Kisah tempe sudah di mulai abad ke-16. Kata tempe dan lethokan, tersurat dalam karya sastra jawa, serat centhini, yang ditulis pada tahun 1814 sampai tahun 1823. Manuskrip serat centhini, mendeskripsikan kehidupan masyarakat jawa di sekitar surakarta dan yogyakarta, yang telah mengenal tempe lebih dari 400 tahun lalu.
Tempe merupakan warisan budaya, yang berakar dari tradisi masyarakat jawa yang dikaitkan dengan alam dan lingkungan, serta berbagai ritual dan juga kegiatan masyarakat. Tempe bacem, bahkan menjadi makanan pelengkap dalam sejumlah ritual adat, karena termasuk satu dari tujuh makanan pendamping nasi tumpeng, warisan budaya masyarakat jawa. Tujuh lauk pendamping tumpeng itu, memiliki makna pitulungan, yang dapat diartikan meminta pertolongan kepada yang maha kuasa. Di upacara adat masyarakat jawa lainnya, ada besengek tempe, dalam lauk pauk tumpeng megono.

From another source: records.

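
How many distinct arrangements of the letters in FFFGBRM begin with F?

With the first slot taken by F, it remains to arrange the other 6 letters (FFGBRM).
Those 6 letters have F appearing twice, giving (6)!/(2!) = 360.

360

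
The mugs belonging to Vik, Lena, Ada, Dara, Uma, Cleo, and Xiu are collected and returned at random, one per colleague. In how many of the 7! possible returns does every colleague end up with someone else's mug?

1854

Let Aᵢ be the assignments in which colleague i gets their own mug. We want the size of the complement of A₁∪…∪A_7.
By inclusion–exclusion this is Σ_{j=0}^{7} (−1)^j C(7,j)·(7−j)!.
Computing: 5040 − 5040 + 2520 − 840 + 210 − 42 + 7 − 1 = 1854.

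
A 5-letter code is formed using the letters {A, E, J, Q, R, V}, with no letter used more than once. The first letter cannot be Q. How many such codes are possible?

600

The first letter has 6−1 = 5 choices (anything except Q).
The remaining 4 letters are filled from the other 5 symbols without repetition: 5 × 4 × 3 × 2 = 120.
Total: 5 × 120 = 600.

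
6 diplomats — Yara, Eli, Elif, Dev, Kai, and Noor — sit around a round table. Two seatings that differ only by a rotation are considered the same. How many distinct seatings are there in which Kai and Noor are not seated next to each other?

72

All circular seatings of 6 people number (5)! = 120.
Those with Kai next to Noor: fuse the pair into one unit and seat 5 units around a circle — 2·(4)! = 48.
Subtracting, 120 − 48 = 72.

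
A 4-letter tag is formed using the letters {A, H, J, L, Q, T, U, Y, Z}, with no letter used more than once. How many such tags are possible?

3024

With no repetition, fill the 4 letters in order: 9 choices, then 8, down to 6.
That product is 9 × 8 × 7 × 6 = 3024.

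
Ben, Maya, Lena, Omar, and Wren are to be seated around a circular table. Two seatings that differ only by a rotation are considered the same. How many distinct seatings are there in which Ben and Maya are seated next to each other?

12

Glue Ben and Maya into a block (2 internal orders). Seating 4 units around a circle gives (3)! arrangements.
So 2 × (3)! = 2 × 6 = 12.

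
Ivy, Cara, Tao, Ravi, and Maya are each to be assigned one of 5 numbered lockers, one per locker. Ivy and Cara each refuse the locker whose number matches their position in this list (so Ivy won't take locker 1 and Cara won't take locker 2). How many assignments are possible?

Let Aᵢ (for i ∈ {1, 2}) be the placements that put person i in their forbidden locker. Any j of these fix j positions, leaving (5−j)! ways to fill the rest, and there are C(2,j) ways to pick which j.
By inclusion–exclusion, the number of valid placements is Σ_{j=0}^{2} (−1)^j C(2,j)·(5−j)!.
Computing: 120 − 48 + 6 = 78.

78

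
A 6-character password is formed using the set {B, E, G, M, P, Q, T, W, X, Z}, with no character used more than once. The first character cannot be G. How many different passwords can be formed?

136080

The first character has 10−1 = 9 choices (anything except G).
The remaining 5 characters are filled from the other 9 symbols without repetition: 9 × 8 × 7 × 6 × 5 = 15120.
Total: 9 × 15120 = 136080.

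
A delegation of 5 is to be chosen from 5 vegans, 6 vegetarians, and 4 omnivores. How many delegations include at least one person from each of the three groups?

Total 5-person selections from all 15: C(15,5) = 3003.
Subtract selections that omit an entire group: no vegans → C(10,5) = 252; no vegetarians → C(9,5) = 126; no omnivores → C(11,5) = 462.
Add back selections omitting two groups (i.e. drawn from a single group): C(5,5) + C(6,5) + C(4,5) = 7.
By inclusion–exclusion: 3003 − 840 + 7 = 2170.

2170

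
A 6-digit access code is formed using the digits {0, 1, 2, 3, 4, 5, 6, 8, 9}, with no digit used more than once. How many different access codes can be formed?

Choose and order 6 of the 9 symbols: the first digit has 9 options, the next 8, and so on down to 4.
9 × 8 × 7 × 6 × 5 × 4 = 60480.

60480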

Awalnya, nenek moyang bangsa indonesia membuat tempe dari bahan kedelai hitam, yang dibungkus dengan daun pohon waru. Secara alami, jamur rhizopus, terutama dari jenis rhizopus oligosphorus, atau yang dikenal sebagai jamur tempe,terdapat pada daun pohon waru. Jamur yang disebut juga dengan usar atau laru inilah yang membantu proses fermentasi atau peragian untuk menghasilkan tempe.
Tempe juga menjadi simbol kehidupan yang harmonis antar gender dalam kehidupan rumah tangga masyarakat jawa, karena pada umumnya tempe diproduksi dalam skala rumah tangga yang melibatkan peran dan kerjasama satu keluarga.

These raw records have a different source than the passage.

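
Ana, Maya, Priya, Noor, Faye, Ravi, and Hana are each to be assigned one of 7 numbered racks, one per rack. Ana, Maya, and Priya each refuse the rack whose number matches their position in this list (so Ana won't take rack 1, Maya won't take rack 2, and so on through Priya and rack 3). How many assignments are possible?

Let Aᵢ (for i ∈ {1, 2, 3}) be the placements that put person i in their forbidden rack. Any j of these fix j positions, leaving (7−j)! ways to fill the rest, and there are C(3,j) ways to pick which j.
By inclusion–exclusion, the number of valid placements is Σ_{j=0}^{3} (−1)^j C(3,j)·(7−j)!.
Computing: 5040 − 2160 + 360 − 24 = 3216.

3216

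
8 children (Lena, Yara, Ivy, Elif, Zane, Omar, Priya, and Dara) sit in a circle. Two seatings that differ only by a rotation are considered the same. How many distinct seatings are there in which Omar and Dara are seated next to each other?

1440

Treat {Omar, Dara} as one unit (2 internal orders) and seat the resulting 7 units around the table: (6)! circular arrangements.
So 2 × (6)! = 2 × 720 = 1440.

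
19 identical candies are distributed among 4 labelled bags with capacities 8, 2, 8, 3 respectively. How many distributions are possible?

Ignoring the caps, the number of non-negative solutions to x_1+…+x_4 = 19 is C(22,3) = 1540.
Subtract solutions that violate a single cap (substitute x_i' = x_i − (cap_i+1)): x_1 ≥ 9 gives C(13,3) = 286; x_2 ≥ 3 gives C(19,3) = 969; x_3 ≥ 9 gives C(13,3) = 286; x_4 ≥ 4 gives C(18,3) = 816. Together 2357.
Add back pairs where two caps are both exceeded: 120 + 4 + 84 + 120 + 455 + 84 = 867.
Subtract triples: 0 + 20 + 0 + 20 = 40.
By inclusion–exclusion the count is 1540 − 2357 + 867 − 40 = 10.

10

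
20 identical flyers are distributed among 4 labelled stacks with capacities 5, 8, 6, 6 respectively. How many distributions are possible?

Without the upper bounds there are C(23,3) = 1771 ways to split 20 among 4 stacks.
Subtract solutions that violate a single cap (substitute x_i' = x_i − (cap_i+1)): x_1 ≥ 6 gives C(17,3) = 680; x_2 ≥ 9 gives C(14,3) = 364; x_3 ≥ 7 gives C(16,3) = 560; x_4 ≥ 7 gives C(16,3) = 560. Together 2164.
Add back pairs where two caps are both exceeded: 56 + 120 + 120 + 35 + 35 + 84 = 450.
Subtract triples: 0 + 0 + 1 + 0 = 1.
By inclusion–exclusion the count is 1771 − 2164 + 450 − 1 = 56.

56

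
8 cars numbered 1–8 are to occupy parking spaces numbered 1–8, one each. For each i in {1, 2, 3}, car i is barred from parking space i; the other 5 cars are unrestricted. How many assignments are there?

27240

Let Aᵢ (for i ∈ {1, 2, 3}) be the placements that put car i in its forbidden parking space. Any j of these fix j positions, leaving (8−j)! ways to fill the rest, and there are C(3,j) ways to pick which j.
By inclusion–exclusion, the number of valid placements is Σ_{j=0}^{3} (−1)^j C(3,j)·(8−j)!.
Computing: 40320 − 15120 + 2160 − 120 = 27240.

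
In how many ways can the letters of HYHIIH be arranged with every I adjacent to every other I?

20

Treat the 2 copies of I as a single block. The multiset to arrange is then {II, H, H, H, Y}, 5 items in all.
That gives (5)!/(3!) = 20 arrangements.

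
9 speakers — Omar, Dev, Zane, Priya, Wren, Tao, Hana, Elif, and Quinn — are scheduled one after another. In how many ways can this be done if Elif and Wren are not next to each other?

282240

Of the 9! = 362880 arrangements, those with Elif and Wren adjacent number 2 × 8! = 80640 (treat the pair as a block with 2 internal orders).
Complementary counting: 362880 − 80640 = 282240.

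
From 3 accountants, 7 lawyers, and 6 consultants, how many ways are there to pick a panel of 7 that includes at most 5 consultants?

Split by how many consultants are chosen (0 through 5).
Sum: C(6,0)·C(10,7) + C(6,1)·C(10,6) + C(6,2)·C(10,5) + C(6,3)·C(10,4) + C(6,4)·C(10,3) + C(6,5)·C(10,2) = 120 + 1260 + 3780 + 4200 + 1800 + 270 = 11430.

11430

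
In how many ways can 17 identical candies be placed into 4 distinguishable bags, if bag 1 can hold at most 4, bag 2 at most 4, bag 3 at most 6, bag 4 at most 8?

54

Ignoring the caps, the number of non-negative solutions to x_1+…+x_4 = 17 is C(20,3) = 1140.
Subtract solutions that violate a single cap (substitute x_i' = x_i − (cap_i+1)): x_1 ≥ 5 gives C(15,3) = 455; x_2 ≥ 5 gives C(15,3) = 455; x_3 ≥ 7 gives C(13,3) = 286; x_4 ≥ 9 gives C(11,3) = 165. Together 1361.
Add back pairs where two caps are both exceeded: 120 + 56 + 20 + 56 + 20 + 4 = 276.
Subtract triples: 1 + 0 + 0 + 0 = 1.
By inclusion–exclusion the count is 1140 − 1361 + 276 − 1 = 54.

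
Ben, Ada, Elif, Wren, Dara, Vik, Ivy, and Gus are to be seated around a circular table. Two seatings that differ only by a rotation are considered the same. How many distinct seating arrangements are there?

Around a circle, 8 distinct people have 8!/8 = (7)! = 5040 rotationally distinct seatings.

5040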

Warisan budaya tempe, dengan cepat menyebar ke seluruh masyarakat jawa. Interaksi dan migrasi masyarakat jawa ke kepulauan nusantara, berperan dalam transmisi warisan budaya tempe menyebar ke seluruh nusantara.

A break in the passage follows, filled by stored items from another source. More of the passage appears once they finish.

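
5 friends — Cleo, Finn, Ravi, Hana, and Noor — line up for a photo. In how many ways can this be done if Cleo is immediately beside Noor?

Place the 3 others and the Cleo-Noor pair as 4 objects in a line; the pair has 2 internal arrangements.
So the count is 2·(4)! = 48.

48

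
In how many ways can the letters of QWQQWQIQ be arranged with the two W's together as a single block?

42

Treat the 2 copies of W as a single block. The multiset to arrange is then {WW, I, Q, Q, Q, Q, Q}, 7 items in all.
That gives (7)!/(5!) = 42 arrangements.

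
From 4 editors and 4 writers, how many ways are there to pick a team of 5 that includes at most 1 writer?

4

Split by how many writers are chosen (0 through 1).
Sum: C(4,0)·C(4,5) + C(4,1)·C(4,4) = 0 + 4 = 4.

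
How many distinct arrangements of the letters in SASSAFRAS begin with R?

Fix R in the first position and arrange the remaining 8 letters.
Those 8 letters have A appearing 3 times and S appearing 4 times, giving (8)!/(4!·3!) = 280.

280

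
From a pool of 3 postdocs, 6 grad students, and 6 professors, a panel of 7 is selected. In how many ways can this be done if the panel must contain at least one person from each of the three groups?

5571

Unrestricted: C(15,7) = 6435 ways to pick any 7 of the 15.
Subtract selections that omit an entire group: no postdocs → C(12,7) = 792; no grad students → C(9,7) = 36; no professors → C(9,7) = 36.
Add back selections omitting two groups (i.e. drawn from a single group): C(3,7) + C(6,7) + C(6,7) = 0.
By inclusion–exclusion: 6435 − 864 + 0 = 5571.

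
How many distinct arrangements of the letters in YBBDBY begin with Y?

Fix Y in the first position and arrange the remaining 5 letters.
Those 5 letters have B appearing 3 times, giving (5)!/(3!) = 20.

20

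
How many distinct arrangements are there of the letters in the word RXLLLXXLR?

1260

Letter multiplicities in RXLLLXXLR: L×4, R×2, X×3.
Dividing 9! = 362880 by 4!·3!·2! = 288 for the repeated letters gives 1260.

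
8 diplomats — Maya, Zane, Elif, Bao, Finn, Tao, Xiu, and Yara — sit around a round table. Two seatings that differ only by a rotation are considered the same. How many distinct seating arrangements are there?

Fix one person's seat to break rotational symmetry; the remaining 7 people can be arranged in (7)! = 5040 ways.

5040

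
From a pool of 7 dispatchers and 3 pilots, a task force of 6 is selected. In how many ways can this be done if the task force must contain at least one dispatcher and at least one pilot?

Total 6-person selections from all 10: C(10,6) = 210.
Selections missing a whole group: no dispatchers → C(3,6) = 0; no pilots → C(7,6) = 7.
Both groups omitted at once is impossible, so 210 − 7 = 203.

203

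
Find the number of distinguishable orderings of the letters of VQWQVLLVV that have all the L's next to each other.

840

Treat the 2 copies of L as a single block. The multiset to arrange is then {LL, Q, Q, V, V, V, V, W}, 8 items in all.
That gives (8)!/(4!·2!) = 840 arrangements.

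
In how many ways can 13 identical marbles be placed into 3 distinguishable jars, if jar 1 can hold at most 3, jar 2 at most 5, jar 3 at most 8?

Ignoring the caps, the number of non-negative solutions to x_1+…+x_3 = 13 is C(15,2) = 105.
Subtract solutions that violate a single cap (substitute x_i' = x_i − (cap_i+1)): x_1 ≥ 4 gives C(11,2) = 55; x_2 ≥ 6 gives C(9,2) = 36; x_3 ≥ 9 gives C(6,2) = 15. Together 106.
Add back pairs where two caps are both exceeded: 10 + 1 + 0 = 11.
By inclusion–exclusion the count is 105 − 106 + 11 = 10.

10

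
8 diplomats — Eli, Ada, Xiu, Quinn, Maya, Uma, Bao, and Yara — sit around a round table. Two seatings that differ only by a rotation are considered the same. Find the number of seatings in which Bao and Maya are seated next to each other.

1440

Treat {Bao, Maya} as one unit (2 internal orders) and seat the resulting 7 units around the table: (6)! circular arrangements.
So 2 × (6)! = 2 × 720 = 1440.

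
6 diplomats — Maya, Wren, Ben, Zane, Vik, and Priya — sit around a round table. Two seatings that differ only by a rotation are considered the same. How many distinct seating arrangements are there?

Around a circle, 6 distinct people have 6!/6 = (5)! = 120 rotationally distinct seatings.

120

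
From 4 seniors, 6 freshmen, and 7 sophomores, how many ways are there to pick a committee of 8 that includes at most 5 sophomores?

23985

Split by how many sophomores are chosen (0 through 5).
Sum: C(7,0)·C(10,8) + C(7,1)·C(10,7) + C(7,2)·C(10,6) + C(7,3)·C(10,5) + C(7,4)·C(10,4) + C(7,5)·C(10,3) = 45 + 840 + 4410 + 8820 + 7350 + 2520 = 23985.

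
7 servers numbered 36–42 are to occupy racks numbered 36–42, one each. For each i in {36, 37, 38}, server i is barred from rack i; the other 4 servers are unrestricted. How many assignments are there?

3216

Let Aᵢ (for i ∈ {36, 37, 38}) be the placements that put server i in its forbidden rack. Any j of these fix j positions, leaving (7−j)! ways to fill the rest, and there are C(3,j) ways to pick which j.
By inclusion–exclusion, the number of valid placements is Σ_{j=0}^{3} (−1)^j C(3,j)·(7−j)!.
Computing: 5040 − 2160 + 360 − 24 = 3216.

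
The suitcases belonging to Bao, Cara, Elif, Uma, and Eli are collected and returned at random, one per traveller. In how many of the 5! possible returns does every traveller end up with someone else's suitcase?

44

Let Aᵢ be the assignments in which traveller i gets their own suitcase. We want the size of the complement of A₁∪…∪A_5.
By inclusion–exclusion this is Σ_{j=0}^{5} (−1)^j C(5,j)·(5−j)!.
Computing: 120 − 120 + 60 − 20 + 5 − 1 = 44.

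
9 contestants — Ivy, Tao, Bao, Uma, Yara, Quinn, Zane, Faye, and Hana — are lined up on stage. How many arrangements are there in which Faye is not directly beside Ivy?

There are 9! = 362880 arrangements in all. If Faye and Ivy are adjacent, merging them into one block gives 2·(8)! = 80640 arrangements.
So 362880 − 80640 = 282240 arrangements keep them apart.

282240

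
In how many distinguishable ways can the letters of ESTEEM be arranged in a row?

120

Letter multiplicities in ESTEEM: E×3, M×1, S×1, T×1.
So there are 6! / (3!) = 120 distinguishable arrangements.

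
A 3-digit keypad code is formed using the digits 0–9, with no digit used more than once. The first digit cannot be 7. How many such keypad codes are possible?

648

The first digit has 10−1 = 9 choices (anything except 7).
The remaining 2 digits are filled from the other 9 symbols without repetition: 9 × 8 = 72.
Total: 9 × 72 = 648.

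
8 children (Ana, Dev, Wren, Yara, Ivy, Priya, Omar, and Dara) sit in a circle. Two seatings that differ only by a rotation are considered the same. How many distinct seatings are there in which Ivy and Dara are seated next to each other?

Treat {Ivy, Dara} as one unit (2 internal orders) and seat the resulting 7 units around the table: (6)! circular arrangements.
So 2 × (6)! = 2 × 720 = 1440.

1440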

Tempe, merupakan makanan yang sangat adaptif dan sangat lokal spesifik. Misalnya saja dalam kehidupan masyarakat sunda, tempe dan tahu goreng/ sudah menjadi set menu makanan sehari-hari. Sedangkan di sumatera barat, pada masyarakat minangkabau, tempe beradaptasi menjadi salah satu bahan pangan yang diolah dalam beragam masakan.
Kini, diaspora masyarakat jawa dan indonesia di berbagai penjuru dunia pun telah sukses melestarikan serta mentransmisikan warisan budaya tempe, di berbagai negara. Tempe juga, sudah berhasil diekspor oleh beberapa ukm, dan itu juga memberikan nilai tambah tersendiri.. Jadi saat ini kita sudah berhasil mengekspor budaya tempe ke mancanegara.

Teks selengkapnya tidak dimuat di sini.